Manuel Delgado

Yo llegué a creer que no era posible decir otras cosas en un medio de comunicación de masas. Ya no cosas «fuertes» o «raras», sino sencillamente «otras cosas», es decir cosas de otro tipo, dichas de manera distinta a la única que parecía asumible por parte no tanto de los poderes políticos y mediáticos, sino de un «gran público» ávido de escuchar sólo obviedades, tópicos y trivialidades, lugares comunes planteados invariablemente de una forma boba.

Me equivocaba. A lo largo de ocho años Julia Otero demostró, tarde tras tarde, que se podía ocupar una franja horaria de privilegio con una radio que daba que pensar, y que podía contar para ello con la complicidad de un público masivo encantado de que le tratasen como una colectividad inteligente.

Pensé entonces que a los poderes que tan frecuentemente eran zarandeados en «La radio de Julia» cada tarde tanto les daba, que si el asunto daba negocio y producía audiencia esas instancias de poder estarían dispuestas a tragar con cualquier cosa. Que la libertad de expresión no estaba limitada por intereses políticos, sino por las leyes del mercado.

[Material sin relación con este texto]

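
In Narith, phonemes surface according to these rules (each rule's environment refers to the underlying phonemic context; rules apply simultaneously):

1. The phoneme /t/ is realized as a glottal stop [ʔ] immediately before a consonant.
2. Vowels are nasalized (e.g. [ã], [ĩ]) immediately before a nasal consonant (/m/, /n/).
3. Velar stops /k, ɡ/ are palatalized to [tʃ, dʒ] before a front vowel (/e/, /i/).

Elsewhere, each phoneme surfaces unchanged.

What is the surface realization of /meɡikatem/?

/m/ (word-initial): no rule targets it → [m].
/e/ — between /m/ and /ɡ/; rule 2 does not apply here → [e].
/ɡ/ — between /e/ and /i/, before a front vowel — surfaces as [dʒ] (rule 3).
/i/ — between /ɡ/ and /k/; rule 2 does not apply here → [i].
/k/ (between /i/ and /a/) fails the environment for rule 3, so it stays [k].
/a/ — between /k/ and /t/; rule 2 does not apply here → [a].
/t/ — between /a/ and /e/; rule 1 does not apply here → [t].
/e/ meets the environment for rule 2 (before a nasal consonant) → [ẽ].
/m/ stays [m].

[medʒikatẽm]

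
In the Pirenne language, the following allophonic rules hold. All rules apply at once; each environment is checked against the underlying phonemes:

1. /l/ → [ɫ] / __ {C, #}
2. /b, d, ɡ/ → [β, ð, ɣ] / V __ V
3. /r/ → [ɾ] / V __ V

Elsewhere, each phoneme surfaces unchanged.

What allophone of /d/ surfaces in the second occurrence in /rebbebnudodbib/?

[d]

/d/ (between /o/ and /b/) fails the environment for rule 2, so it stays [d].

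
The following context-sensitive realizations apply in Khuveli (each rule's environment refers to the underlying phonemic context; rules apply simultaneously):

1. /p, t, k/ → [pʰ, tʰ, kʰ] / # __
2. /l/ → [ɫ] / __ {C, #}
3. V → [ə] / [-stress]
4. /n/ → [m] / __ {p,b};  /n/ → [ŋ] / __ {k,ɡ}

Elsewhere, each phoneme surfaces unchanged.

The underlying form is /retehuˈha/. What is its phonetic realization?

[rətəhəˈha]

/r/ — not in any rule's target class → [r].
/e/ (between /r/ and /t/): in an unstressed syllable, so rule 3 applies → [ə].
/t/ (between /e/ and /e/): rule 1 targets it, but not word-initially → unchanged [t].
/e/ — between /t/ and /h/, in an unstressed syllable — surfaces as [ə] (rule 3).
/h/ (between /e/ and /u/): no rule targets it → [h].
/u/ meets the environment for rule 3 (in an unstressed syllable) → [ə].
/h/ stays [h].
/a/ — word-final; rule 3 does not apply here → [a].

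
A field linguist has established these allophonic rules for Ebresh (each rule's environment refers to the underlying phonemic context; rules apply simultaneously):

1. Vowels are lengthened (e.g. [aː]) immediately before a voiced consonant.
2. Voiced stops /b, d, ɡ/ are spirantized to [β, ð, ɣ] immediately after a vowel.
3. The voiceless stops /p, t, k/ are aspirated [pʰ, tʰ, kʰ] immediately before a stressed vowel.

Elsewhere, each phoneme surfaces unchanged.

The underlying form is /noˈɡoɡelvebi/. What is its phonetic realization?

/n/ (word-initial): no rule targets it → [n].
/o/ — between /n/ and /ɡ/, before a voiced consonant — surfaces as [oː] (rule 1).
/ɡ/ (between /o/ and /o/): immediately after a vowel, so rule 2 applies → [ɣ].
/o/ — between /ɡ/ and /ɡ/, before a voiced consonant — surfaces as [oː] (rule 1).
/ɡ/ meets the environment for rule 2 (immediately after a vowel) → [ɣ].
Rule 1 applies to /e/ (between /ɡ/ and /l/: before a voiced consonant) → [eː].
/l/ stays [l].
/v/ — not in any rule's target class → [v].
/e/ — between /v/ and /b/, before a voiced consonant — surfaces as [eː] (rule 1).
/b/ — between /e/ and /i/, immediately after a vowel — surfaces as [β] (rule 2).
/i/ — word-final; rule 1 does not apply here → [i].

[noːˈɣoːɣeːlveːβi]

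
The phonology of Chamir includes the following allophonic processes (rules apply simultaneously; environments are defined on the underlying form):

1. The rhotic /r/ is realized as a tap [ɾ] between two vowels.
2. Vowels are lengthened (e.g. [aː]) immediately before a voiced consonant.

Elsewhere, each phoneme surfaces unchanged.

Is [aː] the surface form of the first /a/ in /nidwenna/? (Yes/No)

No

/a/ (word-final) fails the environment for rule 2, so it stays [a].
The actual realization is [a], not [aː].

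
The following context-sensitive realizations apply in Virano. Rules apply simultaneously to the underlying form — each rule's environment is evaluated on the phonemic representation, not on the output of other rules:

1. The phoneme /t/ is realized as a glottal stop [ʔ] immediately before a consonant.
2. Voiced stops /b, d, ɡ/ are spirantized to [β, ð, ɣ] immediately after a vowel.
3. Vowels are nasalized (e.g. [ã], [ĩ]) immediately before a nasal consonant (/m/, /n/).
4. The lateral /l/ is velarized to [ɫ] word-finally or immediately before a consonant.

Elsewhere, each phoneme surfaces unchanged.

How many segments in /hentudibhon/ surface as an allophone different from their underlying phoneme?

Segments that undergo a rule: /e/ → [ẽ] (rule 3); /d/ → [ð] (rule 2); /b/ → [β] (rule 2); /o/ → [õ] (rule 3).
All other segments surface unchanged.

4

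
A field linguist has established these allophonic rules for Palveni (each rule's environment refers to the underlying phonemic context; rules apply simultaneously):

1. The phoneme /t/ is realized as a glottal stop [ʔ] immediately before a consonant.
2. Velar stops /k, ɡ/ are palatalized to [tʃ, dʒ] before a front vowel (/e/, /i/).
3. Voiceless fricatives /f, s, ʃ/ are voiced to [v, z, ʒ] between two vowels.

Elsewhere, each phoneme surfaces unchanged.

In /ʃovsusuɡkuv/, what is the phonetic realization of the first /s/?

/s/ (between /v/ and /u/) is in the target of rule 3 but the environment (between two vowels) is not met → [s].

[s]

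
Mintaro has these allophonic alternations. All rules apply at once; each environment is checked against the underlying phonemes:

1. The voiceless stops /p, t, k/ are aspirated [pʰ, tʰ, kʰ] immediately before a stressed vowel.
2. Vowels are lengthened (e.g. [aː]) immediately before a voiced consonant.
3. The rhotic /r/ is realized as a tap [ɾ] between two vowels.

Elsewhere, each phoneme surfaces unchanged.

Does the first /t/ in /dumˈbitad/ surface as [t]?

Yes

/t/ (between /i/ and /a/) is in the target of rule 1 but the environment (immediately before a stressed vowel) is not met → [t].
The actual realization is [t], which matches [t].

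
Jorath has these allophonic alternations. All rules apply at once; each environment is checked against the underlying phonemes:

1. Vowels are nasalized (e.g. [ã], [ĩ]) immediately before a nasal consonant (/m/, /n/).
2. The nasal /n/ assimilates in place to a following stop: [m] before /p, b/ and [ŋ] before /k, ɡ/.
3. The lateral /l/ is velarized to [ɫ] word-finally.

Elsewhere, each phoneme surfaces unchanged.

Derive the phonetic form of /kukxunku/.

/u/ — between /k/ and /k/; rule 1 does not apply here → [u].
Rule 1 applies to /u/ (between /x/ and /n/: before a nasal consonant) → [ũ].
/n/ — between /u/ and /k/, before a labial or velar stop — surfaces as [ŋ] (rule 2).
/u/ (word-final) is in the target of rule 1 but the environment (before a nasal consonant) is not met → [u].

[kukxũŋku]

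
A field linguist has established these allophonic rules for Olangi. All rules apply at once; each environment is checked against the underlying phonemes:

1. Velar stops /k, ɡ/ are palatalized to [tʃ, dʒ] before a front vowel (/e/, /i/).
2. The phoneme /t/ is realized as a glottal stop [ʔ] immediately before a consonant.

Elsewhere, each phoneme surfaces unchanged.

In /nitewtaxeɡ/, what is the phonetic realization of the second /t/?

[t]

/t/ (between /w/ and /a/) fails the environment for rule 2, so it stays [t].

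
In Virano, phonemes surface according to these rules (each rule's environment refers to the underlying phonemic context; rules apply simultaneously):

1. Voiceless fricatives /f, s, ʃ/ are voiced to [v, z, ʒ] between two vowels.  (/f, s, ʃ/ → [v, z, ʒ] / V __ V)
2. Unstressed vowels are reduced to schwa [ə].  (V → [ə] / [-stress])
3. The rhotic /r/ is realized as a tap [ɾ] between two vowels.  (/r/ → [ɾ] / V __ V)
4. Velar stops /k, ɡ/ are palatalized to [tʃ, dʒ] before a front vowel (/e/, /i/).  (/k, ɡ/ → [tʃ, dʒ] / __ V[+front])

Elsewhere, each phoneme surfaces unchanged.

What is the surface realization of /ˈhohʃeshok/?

/o/ (between /h/ and /h/) fails the environment for rule 2, so it stays [o].
/ʃ/ — between /h/ and /e/; rule 1 does not apply here → [ʃ].
/e/ (between /ʃ/ and /s/): in an unstressed syllable, so rule 2 applies → [ə].
/s/ (between /e/ and /h/) fails the environment for rule 1, so it stays [s].
/o/ — between /h/ and /k/, in an unstressed syllable — surfaces as [ə] (rule 2).
/k/ (word-final) is in the target of rule 4 but the environment (before a front vowel) is not met → [k].

[ˈhohʃəshək]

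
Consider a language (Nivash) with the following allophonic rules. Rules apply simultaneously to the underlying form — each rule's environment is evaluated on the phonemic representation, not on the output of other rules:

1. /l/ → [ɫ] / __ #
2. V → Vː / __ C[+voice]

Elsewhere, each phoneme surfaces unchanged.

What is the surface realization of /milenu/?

[miːleːnu]

/m/ stays [m].
/i/ meets the environment for rule 2 (before a voiced consonant) → [iː].
/l/ (between /i/ and /e/) is in the target of rule 1 but the environment (word-finally) is not met → [l].
/e/ — between /l/ and /n/, before a voiced consonant — surfaces as [eː] (rule 2).
/n/ stays [n].
/u/ (word-final) is in the target of rule 2 but the environment (before a voiced consonant) is not met → [u].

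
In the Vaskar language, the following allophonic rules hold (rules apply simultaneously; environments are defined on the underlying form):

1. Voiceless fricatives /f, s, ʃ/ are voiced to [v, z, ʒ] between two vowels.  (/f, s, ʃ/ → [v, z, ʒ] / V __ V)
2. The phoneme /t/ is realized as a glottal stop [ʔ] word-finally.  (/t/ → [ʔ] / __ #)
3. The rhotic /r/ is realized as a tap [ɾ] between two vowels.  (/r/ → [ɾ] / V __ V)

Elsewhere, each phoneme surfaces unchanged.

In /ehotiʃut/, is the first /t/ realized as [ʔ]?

/t/ (between /o/ and /i/): rule 2 targets it, but not word-finally → unchanged [t].
The actual realization is [t], not [ʔ].

No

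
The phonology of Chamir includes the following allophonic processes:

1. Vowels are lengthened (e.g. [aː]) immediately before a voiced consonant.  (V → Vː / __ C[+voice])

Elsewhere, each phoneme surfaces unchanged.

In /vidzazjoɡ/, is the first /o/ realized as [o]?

No

/o/ meets the environment for rule 1 (before a voiced consonant) → [oː].
The actual realization is [oː], not [o].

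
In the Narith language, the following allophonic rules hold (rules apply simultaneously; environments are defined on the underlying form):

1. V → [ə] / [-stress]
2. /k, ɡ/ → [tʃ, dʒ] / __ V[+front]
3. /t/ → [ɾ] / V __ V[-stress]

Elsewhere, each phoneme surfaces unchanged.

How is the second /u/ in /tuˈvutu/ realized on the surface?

/u/ (between /v/ and /t/) fails the environment for rule 1, so it stays [u].

[u]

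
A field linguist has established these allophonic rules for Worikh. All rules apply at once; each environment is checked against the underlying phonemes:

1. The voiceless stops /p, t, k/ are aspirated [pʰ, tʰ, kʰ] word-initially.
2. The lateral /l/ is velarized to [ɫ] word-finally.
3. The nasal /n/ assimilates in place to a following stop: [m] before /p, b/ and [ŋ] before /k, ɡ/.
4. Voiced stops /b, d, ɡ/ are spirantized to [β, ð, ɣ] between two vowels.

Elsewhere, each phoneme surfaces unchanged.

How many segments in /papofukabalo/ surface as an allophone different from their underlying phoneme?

Segments that undergo a rule: /p/ → [pʰ] (rule 1); /b/ → [β] (rule 4).
All other segments surface unchanged.

2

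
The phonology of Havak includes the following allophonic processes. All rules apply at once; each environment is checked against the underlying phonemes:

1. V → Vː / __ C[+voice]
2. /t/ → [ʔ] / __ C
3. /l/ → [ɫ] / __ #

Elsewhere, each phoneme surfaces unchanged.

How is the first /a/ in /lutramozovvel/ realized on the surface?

/a/ — between /r/ and /m/, before a voiced consonant — surfaces as [aː] (rule 1).

[aː]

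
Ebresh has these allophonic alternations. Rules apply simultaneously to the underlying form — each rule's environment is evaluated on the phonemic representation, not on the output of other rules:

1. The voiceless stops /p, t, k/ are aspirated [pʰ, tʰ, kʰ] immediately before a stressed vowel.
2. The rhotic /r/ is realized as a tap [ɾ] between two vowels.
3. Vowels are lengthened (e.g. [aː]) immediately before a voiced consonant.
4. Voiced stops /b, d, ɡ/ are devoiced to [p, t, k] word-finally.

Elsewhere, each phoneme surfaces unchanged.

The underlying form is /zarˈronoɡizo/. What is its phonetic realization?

/a/ — between /z/ and /r/, before a voiced consonant — surfaces as [aː] (rule 3).
/r/ (between /a/ and /r/): rule 2 targets it, but not between two vowels → unchanged [r].
/r/ (between /r/ and /o/): rule 2 targets it, but not between two vowels → unchanged [r].
/o/ (between /r/ and /n/): before a voiced consonant, so rule 3 applies → [oː].
/o/ — between /n/ and /ɡ/, before a voiced consonant — surfaces as [oː] (rule 3).
/ɡ/ (between /o/ and /i/) fails the environment for rule 4, so it stays [ɡ].
/i/ (between /ɡ/ and /z/): before a voiced consonant, so rule 3 applies → [iː].
/o/ — word-final; rule 3 does not apply here → [o].

[zaːrˈroːnoːɡiːzo]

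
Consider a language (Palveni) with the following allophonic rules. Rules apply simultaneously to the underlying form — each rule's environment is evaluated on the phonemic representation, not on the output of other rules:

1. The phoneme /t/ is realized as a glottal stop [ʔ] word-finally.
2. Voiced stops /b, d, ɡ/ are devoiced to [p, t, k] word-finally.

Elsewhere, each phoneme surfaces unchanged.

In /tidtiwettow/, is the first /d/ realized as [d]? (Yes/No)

Yes

/d/ (between /i/ and /t/) fails the environment for rule 2, so it stays [d].
The actual realization is [d], which matches [d].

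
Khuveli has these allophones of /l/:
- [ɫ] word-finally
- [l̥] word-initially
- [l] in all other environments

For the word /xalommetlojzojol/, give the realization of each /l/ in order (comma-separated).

Occurrence 1 (position 3): no conditioning environment matches → elsewhere allophone [l].
Occurrence 2 (position 9): no conditioning environment matches → elsewhere allophone [l].
Occurrence 3 (position 16): word-finally → [ɫ].

[l], [l], [ɫ]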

También me equivocaba. A ellos, los de siempre, los de arriba, no les da igual que alguien diga de ellos por un altavoz lo que muchísimos piensan. A la mínima delatan quiénes son de verdad -que no es otra cosa que lo que eran antes de volverse democrátas- y qué es lo que opinan en realidad de los derechos de los que se proclaman defensores. Han callado las otras voces porque sólo son incapaces de entender y aceptar lo que ellos mismos dicen.